According to Communist Party mouthpiece People’s Daily, the regional government offered travelers subsidies worth 500 yuan ($73) each in 2014, after tourism plunged following a deadly knife attack blamed on Xinjiang separatists in southwestern China.
By 2020, Xinjiang is aiming to hit a total of 300 million visits by tourists and rake in 600 billion yuan ($87 billion), according to the region’s tourism bureau.
Tourism packages to Xinjiang often feature the region’s rich array of natural beauty, from the azure waters of Karakul lake to Tianshan — a UNESCO World Heritage Site.
Many also offer “ethnic” experiences, often in the form of dance performances. Some tour operators even include visits to Uighur homes.
Even as Chinese authorities seek to contain the region’s Muslim minorities, they are monetising ethnic culture — albeit a simplified version of it, experts say.
“Uighur culture is being boiled down to just song and dance,” said Josh Summers, an American who lived in Xinjiang for more than a decade and wrote travel guides for the region.
“What makes me sad is what ends up happening is there are only very specific parts of Uighur culture that get maintained because of the tourism,” he said, citing the neglect of Uighur paper-making traditions and desert shrines.

Beijing’s security clampdown has also squeezed Yengisar city’s artisanal knife trade, said Summers.
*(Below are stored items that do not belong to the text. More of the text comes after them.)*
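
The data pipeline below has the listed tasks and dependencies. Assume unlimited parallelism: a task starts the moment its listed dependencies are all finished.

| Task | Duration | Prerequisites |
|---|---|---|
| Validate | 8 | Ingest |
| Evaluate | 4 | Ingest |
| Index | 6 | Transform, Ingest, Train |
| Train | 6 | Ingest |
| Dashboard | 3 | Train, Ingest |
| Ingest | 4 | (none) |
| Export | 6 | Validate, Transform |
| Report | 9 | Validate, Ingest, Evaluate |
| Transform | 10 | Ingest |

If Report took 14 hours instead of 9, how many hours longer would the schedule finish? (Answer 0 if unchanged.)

5

Baseline: Ingest→Validate→Report = 4+8+9 = 21 → 21 hours.
Since Report is critical, the +5 change carries straight to that chain (now 26 hours).
No other chain overtakes it, so the finish is 26 hours.
Change in finish: 26 − 21 = +5 hours.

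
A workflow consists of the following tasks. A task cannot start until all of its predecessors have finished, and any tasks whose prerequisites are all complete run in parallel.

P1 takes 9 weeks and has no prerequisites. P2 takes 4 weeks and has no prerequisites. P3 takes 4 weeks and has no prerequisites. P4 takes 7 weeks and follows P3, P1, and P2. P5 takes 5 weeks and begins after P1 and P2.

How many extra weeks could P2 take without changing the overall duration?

5

Critical path: P1→P4 = 9+7 = 16, so the finish is 16 weeks.
The longest chain containing P2 totals 11 weeks.
So P2 can slip 9 − 4 = 5 weeks.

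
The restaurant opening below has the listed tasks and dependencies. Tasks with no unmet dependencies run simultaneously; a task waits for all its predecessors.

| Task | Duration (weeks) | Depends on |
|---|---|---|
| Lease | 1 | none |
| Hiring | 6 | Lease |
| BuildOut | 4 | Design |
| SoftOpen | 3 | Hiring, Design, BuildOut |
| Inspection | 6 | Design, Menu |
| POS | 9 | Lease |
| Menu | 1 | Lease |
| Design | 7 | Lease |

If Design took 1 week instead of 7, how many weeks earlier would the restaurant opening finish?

5

The binding path is Lease→Design→BuildOut→SoftOpen = 1+7+4+3 = 15; finish at 15 weeks.
Design is on the critical path; changing it to 1 makes that path 9 weeks.
Now Lease→Hiring→SoftOpen = 1+6+3 = 10 is longest, so the finish becomes 10 weeks.
Change in finish: 10 − 15 = -5 weeks.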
“Ever since the management of Xinjiang became stricter, the impact on Yengisar’s small knives has been very large — now there are very few shops selling small knives,” agreed Li Qingwen, who runs a tourism business in Xinjiang.
The government wants Uighurs to “show how they excel in singing and dancing, instead of living under religious rules and restrictions,” he told AFP.
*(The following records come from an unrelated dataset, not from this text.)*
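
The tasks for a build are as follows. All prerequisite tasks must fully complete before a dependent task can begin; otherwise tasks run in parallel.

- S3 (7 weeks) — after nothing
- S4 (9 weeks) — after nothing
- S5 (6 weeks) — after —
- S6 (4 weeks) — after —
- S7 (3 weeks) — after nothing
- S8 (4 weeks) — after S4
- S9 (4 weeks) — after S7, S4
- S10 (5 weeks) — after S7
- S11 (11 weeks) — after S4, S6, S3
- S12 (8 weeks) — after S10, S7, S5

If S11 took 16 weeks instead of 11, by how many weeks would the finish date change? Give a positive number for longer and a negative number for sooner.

Actual critical path: S4→S11 = 9+11 = 20 ⇒ 20 weeks.
S11 is on the critical path; changing it to 16 makes that path 25 weeks.
No other chain overtakes it, so the finish is 25 weeks.
Change in finish: 25 − 20 = +5 weeks.

5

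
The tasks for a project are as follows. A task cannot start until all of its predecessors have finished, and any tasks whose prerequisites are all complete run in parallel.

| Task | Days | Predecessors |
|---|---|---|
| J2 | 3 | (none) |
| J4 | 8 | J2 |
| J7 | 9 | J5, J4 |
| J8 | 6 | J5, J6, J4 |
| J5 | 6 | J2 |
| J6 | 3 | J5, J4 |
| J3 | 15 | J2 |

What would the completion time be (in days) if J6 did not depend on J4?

Original critical path: J2→J4→J6→J8 = 3+8+3+6 = 20 ⇒ 20 days.
Without J4→J6, J6's earliest start moves from 11 to 9.
The longest chain is now J2→J4→J7 = 3+8+9 = 20, so the schedule takes 20 days.

20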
But while ethnic song and dance is showcased to tourists, Uighurs are often restricted in how they express their own culture.
Large, spontaneous gatherings of Uighurs — even if they involve dancing — are less frequent because of tightened security, said Summers.
Night markets too are more controlled. In Hotan, what used to be an outdoor night market is now inside a white tent, where red lanterns hang from the ceiling and uniform food stalls adorned with Chinese flags sell lamb skewers, but also sushi and seafood.
Over the past few years, cultural leaders in the Uighur community have disappeared, raising fears they have been detained.
In February, Turkey’s foreign ministry claimed that prominent Uighur musician and poet Abdurehim Heyit had died in a Chinese prison — prompting China to release a “proof-of-life” video of an inmate who identified himself as Heyit.
Famous Uighur comedian Adil Mijit is also missing, according to social media posts by his son-in-law Arslan Hidayat.
And though tourists are buffered from the ugliest parts of Xinjiang’s security crackdown, it is not difficult to bump against the region’s many red lines.
A traveler from Southeast Asia, who requested anonymity due to fear of reprisals, described the barriers he faced when trying to pray at a mosque.
Many places of worship were closed in Kashgar, he said, unlike mosques in other Chinese cities.
At Idkah Mosque, Kashgar’s central mosque, the tourist was told he couldn’t pray inside — and that he had to buy a ticket to enter.
“They want to separate travelers from locals,” he said, adding that his visit to Xinjiang confirmed what he had read about re-education camps.
He added: “There’s a lot more of Xinjiang that I want to discover. But I really hope that Xinjiang will become the old Xinjiang.”